Sean Hilton, family team associate,  represented a client at the second appeal stage of a complex divorce case in the Court of Appeal.

Having received judgment at a final hearing in 2016 the client (who was at that point in person) appealed to a Circuit Judge. There was then a further appeal which was refused on paper following which Russell-Cooke were instructed to advise and represent the client at an oral hearing before Lord Justice McFarlane to seek permission to proceed to a full appeal.

The case centres on the Court’s powers to make Order’s binding a third party, the treatment of monies provided by one spouse to the other during the course of the marriage, and also the approach when utilising assets acquired pre-marriage to meet the parties on-going financial needs.

The client was also represented by Mr Phillip Blatchy of Fourteen Chambers.

Issues in dispute

The Order made by the Court required for any shortfall in a lump sum payable by the client to his ex-wife to be met from capital held in a family Trust, of which the client was a potential beneficiary. It was argued at appeal that the Court did not have the power to make an Order against a third party. It was also argued that the Court was wrong to treat the Trust as an asset available to the client when it was entirely discretionary in nature.

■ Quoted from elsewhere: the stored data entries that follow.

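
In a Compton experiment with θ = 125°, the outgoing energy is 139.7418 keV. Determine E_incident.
245.2999 keV

Convert final energy to wavelength (hc ≈ 1239.842 keV·pm):
λ' = hc/E' = 1239.842 / 139.7418 = 8.8724 pm

Calculate the Compton shift:
Δλ = λ_C(1 - cos(125°))
Δλ = 2.4263 × (1 - cos(125°))
Δλ = 3.8180 pm

Initial wavelength:
λ = λ' - Δλ = 8.8724 - 3.8180 = 5.0544 pm

Initial energy:
E = hc/λ = 1239.842 / 5.0544 = 245.2999 keV

(Intermediate values are shown rounded; full precision is carried through to the final answer.)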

As a secondary issue Lord Justice McFarlane was asked to consider the approach taken by the trial Judge in assessing and accounting for monies that were provided by one spouse to the other in the course of their marriage. The client’s position was that the Judge was wrong in law to treat these monies as ‘loans’ that should be repaid to the Wife from the available assets upon divorce.

In addition the Court was asked to look at how the previous Judge had treated a pension acquired by the client before he had met his now ex-wife. At the first hearing the Court had shared the client’s pension equally on the basis that it should be treated in the same way as capital assets. It was argued that where assets acquired before the marriage were needed to provide financial support for either party they should be utilised only to the extent that the need is met, and not shared equally as a matter of course.


Lord Justice McFarlane found that the case had a ‘real prospect of success’ and also raised ‘an important point of principle or practice’. Permission to appeal was granted on all grounds. The full appeal will be heard later in 2017 before three Court of Appeal Judges.